PWI: Recently, we saw two Iwasaki intermittent offset presses installed at Sel Jegat and Wintek – combination presses…
SS: Same again, it’s about the capability and compatibility. It’s also about the overall cost of production. Flexo plate costs around Rs 1.5 per sq/cm. And that is much costlier than the offset CTP plate.
On the other hand offset presses are much costlier than flexo, hence you can’t have the luxury of ten-colour units. So, you have four or five units of offset, two of flexo to put white or metallic or varnish, then it becomes a combination press.
PWI: For somebody who has been in the flexo industry for long, do you expect a return of offset or letterpress in some way?
SS: Till 2000, the label industry was dominated by letterpress. It was all Japanese brands which the people were using in India. Around 1995 onwards the flexo presses started coming into the country and slowly the letterpress started declining. Today, the letterpresses are coming into the country exclusively for the lamitube industry, and I am talking about the CI letterpresses. Now the transition is happening, and you will see intermittent offset taking some market share.
PWI: Rs 3,000-cr industry with 500+ presses and less than 400 players. Is it too small or too many?
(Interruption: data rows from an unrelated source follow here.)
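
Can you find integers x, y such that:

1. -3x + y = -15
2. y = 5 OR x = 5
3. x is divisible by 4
No

The full constraint system is jointly infeasible over the integers. Each constraint and what it forces:

  - -3x + y = -15: is a linear equation tying the variables together
  - y = 5 OR x = 5: forces a choice: either y = 5 or x = 5
  - x is divisible by 4: restricts x to multiples of 4

Split on the disjunction (y = 5 OR x = 5):
  • If y = 5: with y = 5, writing x = 4x', every remaining term of the linear equation is divisible by 12, so the left side is ≡ 0 (mod 12); but the right side -20 ≡ 4 (mod 12). No integers can satisfy it.
  • If x = 5: this contradicts the divisibility constraint — 5 is not a multiple of 4.
Both branches are infeasible, so the system has no integer solution.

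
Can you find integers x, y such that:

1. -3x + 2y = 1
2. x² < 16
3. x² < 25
Yes

Take x = 1, y = 2. Substituting into each constraint:
  (1) -3(1) + 2(2) = 1 ✓
  (2) x² = (1)² = 1, and 1 < 16 ✓
  (3) x² = (1)² = 1, and 1 < 25 ✓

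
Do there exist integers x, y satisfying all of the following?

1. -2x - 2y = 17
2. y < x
No

Even the single constraint (-2x - 2y = 17) is infeasible over the integers.

  - -2x - 2y = 17: every term on the left is divisible by 2, so the LHS ≡ 0 (mod 2), but the RHS 17 is not — no integer solution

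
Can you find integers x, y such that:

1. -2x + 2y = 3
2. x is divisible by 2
No

Even the single constraint (-2x + 2y = 3) is infeasible over the integers.

  - -2x + 2y = 3: every term on the left is divisible by 2, so the LHS ≡ 0 (mod 2), but the RHS 3 is not — no integer solution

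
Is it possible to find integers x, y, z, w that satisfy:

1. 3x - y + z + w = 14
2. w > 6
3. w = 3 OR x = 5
Yes

Take x = 5, y = 0, z = -8, w = 7. Substituting into each constraint:
  (1) 3(5) + 0 + (-8) + 7 = 14 ✓
  (2) 7 > 6 ✓
  (3) x = 5, target 5 ✓ (second branch holds)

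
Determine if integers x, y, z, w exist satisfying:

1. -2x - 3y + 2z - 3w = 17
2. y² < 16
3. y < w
Yes

Take x = 0, y = 0, z = 10, w = 1. Substituting into each constraint:
  (1) -2(0) - 3(0) + 2(10) - 3(1) = 17 ✓
  (2) y² = (0)² = 0, and 0 < 16 ✓
  (3) 0 < 1 ✓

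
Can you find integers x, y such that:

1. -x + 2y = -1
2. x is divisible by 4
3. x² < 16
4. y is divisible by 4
No

A contradictory subset is {-x + 2y = -1, x is divisible by 4}. No integer assignment can satisfy these jointly:

  - -x + 2y = -1: is a linear equation tying the variables together
  - x is divisible by 4: restricts x to multiples of 4

Modular obstruction: writing x = 4x', every remaining term of the linear equation is divisible by 2, so the left side is ≡ 0 (mod 2); but the right side -1 ≡ 1 (mod 2). No integers can satisfy it.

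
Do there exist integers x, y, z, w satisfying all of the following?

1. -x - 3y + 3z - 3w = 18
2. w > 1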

SS: For a country like the UK, which has a population of 60-mn, there are 300 label printers and Japan has 2,200. I think the number would correlate with the amount of labels we consume. If you look at the per capita label consumed, and I am not talking about other label material, like in-molds, shrink sleeves and wrap around, is around 0.8 to 0.9 sq/mtr whereas in the European countries and the USA it is 8 to 12 sq/mtr.
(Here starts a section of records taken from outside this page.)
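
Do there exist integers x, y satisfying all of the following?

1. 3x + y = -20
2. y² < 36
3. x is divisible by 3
Yes

Take x = -6, y = -2. Substituting into each constraint:
  (1) 3(-6) + (-2) = -20 ✓
  (2) y² = (-2)² = 4, and 4 < 36 ✓
  (3) -6 = 3 × -2, remainder 0 ✓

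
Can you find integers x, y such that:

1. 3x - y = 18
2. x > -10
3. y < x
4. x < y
No

A contradictory subset is {y < x, x < y}. No integer assignment can satisfy these jointly:

  - y < x: bounds one variable relative to another variable
  - x < y: bounds one variable relative to another variable

Direct contradiction: x > y and y > x cannot both hold.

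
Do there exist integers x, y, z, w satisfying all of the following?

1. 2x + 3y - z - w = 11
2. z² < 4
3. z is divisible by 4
Yes

Take x = 0, y = 4, z = 0, w = 1. Substituting into each constraint:
  (1) 2(0) + 3(4) + 0 + (-1) = 11 ✓
  (2) z² = (0)² = 0, and 0 < 4 ✓
  (3) 0 = 4 × 0, remainder 0 ✓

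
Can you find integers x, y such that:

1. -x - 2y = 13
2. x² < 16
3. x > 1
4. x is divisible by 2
No

A contradictory subset is {-x - 2y = 13, x is divisible by 2}. No integer assignment can satisfy these jointly:

  - -x - 2y = 13: is a linear equation tying the variables together
  - x is divisible by 2: restricts x to multiples of 2

Modular obstruction: writing x = 2x', every remaining term of the linear equation is divisible by 2, so the left side is ≡ 0 (mod 2); but the right side 13 ≡ 1 (mod 2). No integers can satisfy it.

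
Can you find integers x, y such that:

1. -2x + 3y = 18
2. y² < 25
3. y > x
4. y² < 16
Yes

Take x = -9, y = 0. Substituting into each constraint:
  (1) -2(-9) + 3(0) = 18 ✓
  (2) y² = (0)² = 0, and 0 < 25 ✓
  (3) 0 > -9 ✓
  (4) y² = (0)² = 0, and 0 < 16 ✓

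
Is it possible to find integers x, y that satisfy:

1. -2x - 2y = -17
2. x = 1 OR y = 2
No

Even the single constraint (-2x - 2y = -17) is infeasible over the integers.

  - -2x - 2y = -17: every term on the left is divisible by 2, so the LHS ≡ 0 (mod 2), but the RHS -17 is not — no integer solution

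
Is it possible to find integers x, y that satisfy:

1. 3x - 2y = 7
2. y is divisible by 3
No

The full constraint system is jointly infeasible over the integers. Each constraint and what it forces:

  - 3x - 2y = 7: is a linear equation tying the variables together
  - y is divisible by 3: restricts y to multiples of 3

Modular obstruction: writing y = 3y', every remaining term of the linear equation is divisible by 3, so the left side is ≡ 0 (mod 3); but the right side 7 ≡ 1 (mod 3). No integers can satisfy it.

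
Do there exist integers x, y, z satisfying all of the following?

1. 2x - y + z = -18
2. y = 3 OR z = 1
Yes

Take x = 0, y = 19, z = 1. Substituting into each constraint:
  (1) 2(0) + (-19) + 1 = -18 ✓
  (2) z = 1, target 1 ✓ (second branch holds)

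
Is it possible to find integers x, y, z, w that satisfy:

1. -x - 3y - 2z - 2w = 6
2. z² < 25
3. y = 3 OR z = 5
Yes

Take x = 1, y = 3, z = -1, w = -7. Substituting into each constraint:
  (1) (-1) - 3(3) - 2(-1) - 2(-7) = 6 ✓
  (2) z² = (-1)² = 1, and 1 < 25 ✓
  (3) y = 3, target 3 ✓ (first branch holds)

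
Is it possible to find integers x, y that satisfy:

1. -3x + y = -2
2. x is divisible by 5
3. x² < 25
Yes

Take x = 0, y = -2. Substituting into each constraint:
  (1) -3(0) + (-2) = -2 ✓
  (2) 0 = 5 × 0, remainder 0 ✓
  (3) x² = (0)² = 0, and 0 < 25 ✓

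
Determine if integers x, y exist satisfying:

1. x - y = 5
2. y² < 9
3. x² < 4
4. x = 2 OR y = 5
No

A contradictory subset is {y² < 9, x² < 4, x = 2 OR y = 5}. No integer assignment can satisfy these jointly:

  - y² < 9: restricts y to |y| ≤ 2
  - x² < 4: restricts x to |x| ≤ 1
  - x = 2 OR y = 5: forces a choice: either x = 2 or y = 5

Split on the disjunction (x = 2 OR y = 5):
  • If x = 2: this contradicts x² < 4, which requires |x| ≤ 1.
  • If y = 5: this contradicts y² < 9, which requires |y| ≤ 2.
Both branches are infeasible, so the system has no integer solution.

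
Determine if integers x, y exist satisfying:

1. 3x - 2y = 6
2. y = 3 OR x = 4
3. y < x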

PWI: Self-adhesive versus wet-glue?
SS: It’s wet-glue. In India lot of smaller brands are still using wet-glue labels, particularly in the tier-2 and tier-3 cities. One, they don’t have someone to deliver labels in the self-adhesive form. Second, the liner used in the self-adhesive labels is a waste, making the self-adhesive labels three to four times costlier than the wet-glue labels.
PWI: There are other ways of printing labels on the product…
SS: Labels have become multifarious. There are other ways of printing labels, besides self-adhesive and wet-clue – through heat transfer, direct and pad printing among others. The buyer is going to look at three things – quality, delivery time and cost. The quality depends on what segment you are in. Any technology that can offer these three criteria will gain prime importance.
PWI: Manugraph mulling manufacturing CI flexo presses?
SS: Manugraph has a manufacturing plant Kolhapur, which is world class and they have one in the US as well. Talking about CI flexo, no one is that good in Asia for making a CI flexo. Today, majority brand manufacturers are from Europe.
So, if the Italian machines are manufactured in India at 70% of the cost, would it not be viable, both for local as well as international markets?